Facing pricing pressure, PhRMA plans new website to highlight industry's direct purchasing programs

As pharma companies face an imminent deadline from President Donald Trump related to his "Most Favored Nation" (MFN) drug pricing demands, the industry's top U.S. lobbying group is touting three "major actions" by its members and calling for some policy shifts of its own.

The timing of the Sept. 29 press release by the Pharmaceutical Research and Manufacturers of America (PhRMA) coincides with the deadline set by the president when he laid out the steps pharma companies "must take" to align certain U.S. prices with lower prices overseas. 

But rather than directly addressing the core component of Trump's demand, the PhRMA communication centers on its members' infrastructure spending, patient financial assistance programs and a new website designed to compile drugmakers' direct sales offerings.

PhRMA members are planning $500 billion in U.S. investments over the next 10 years, including $100 billion in projects that haven't been announced yet, PhRMA CEO Steve Ubl wrote in an accompanying Washington Post op-ed piece Monday.

Besides the capital projects, the industry trade group also plans to launch a website compiling its members' direct sales offerings. Over the last several months, Big Pharma players have been rolling out new direct-to-patient sales platforms that offer cash-paying patients steep discounts to list prices for certain medicines. This is one component of the president's push to rein in U.S. prices, and pharmaceutical companies are happy to stick it to middlemen in the U.S. whenever possible.

Back in July, Trump sent letters to 17 pharma CEOs directing them to "provide MFN prices to every single Medicaid patient" and to not charge more for new drugs in the U.S. than in other developed nations. He gave the companies until Sept. 29 to provide "binding commitments" on these priorities and others. 

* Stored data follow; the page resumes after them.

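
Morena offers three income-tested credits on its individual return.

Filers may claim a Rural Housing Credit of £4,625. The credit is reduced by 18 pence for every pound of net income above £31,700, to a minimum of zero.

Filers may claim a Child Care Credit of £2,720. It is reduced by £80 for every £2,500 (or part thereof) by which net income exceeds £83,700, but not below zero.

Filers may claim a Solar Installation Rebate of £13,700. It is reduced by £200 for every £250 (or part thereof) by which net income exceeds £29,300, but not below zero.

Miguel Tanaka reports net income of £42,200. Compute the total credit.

Rural Housing Credit: 18% of the £10,500 excess over £31,700 is £1,890; credit = £4,625 − £1,890 = £2,735.
Child Care Credit: £42,200 is at or below the £83,700 threshold, so the full £2,720 applies.
Solar Installation Rebate: income exceeds £29,300 by £12,900, which is 52 full-or-partial £250 increments; reduction = 52 × £200 = £10,400, leaving £3,300.
Total: £2,735 + £2,720 + £3,300 = £8,755.

£8,755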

Since then, companies have shown a willingness to play ball with the administration's priorities. Eli Lilly, for one, implemented a steep price hike for Type 2 diabetes and obesity blockbuster Mounjaro in the U.K. at the start of this month, drawing local criticism.

More recently, Bristol Myers Squibb has said it plans a U.S.-level list price for schizophrenia medicine Cobenfy in the U.K., a first for the company, while AbbVie on Monday unveiled similar pricing plans for antibody-drug conjugate Elahere.

While list prices are publicly known in the U.K., pharma companies regularly negotiate confidential discounts that serve to enable patient access at acceptable costs to the government and others.

Meanwhile, the third "major action" highlighted by PhRMA in its Monday release is its members' financial assistance programs. A new survey found that PhRMA members help 10 million Americans with various financial assistance programs each year, according to the release.

Even as PhRMA's members work to respond to the administration's pricing demands, the lobbying organization has some policy asks of its own. 

The group called on policymakers to require pharmacy benefit managers to share savings with patients and to "fix" the 340B hospital drug pricing program. The latter issue has drawn significant attention from PhRMA lately, as the trade group says the safety net drug pricing program has grown far beyond its intended scope.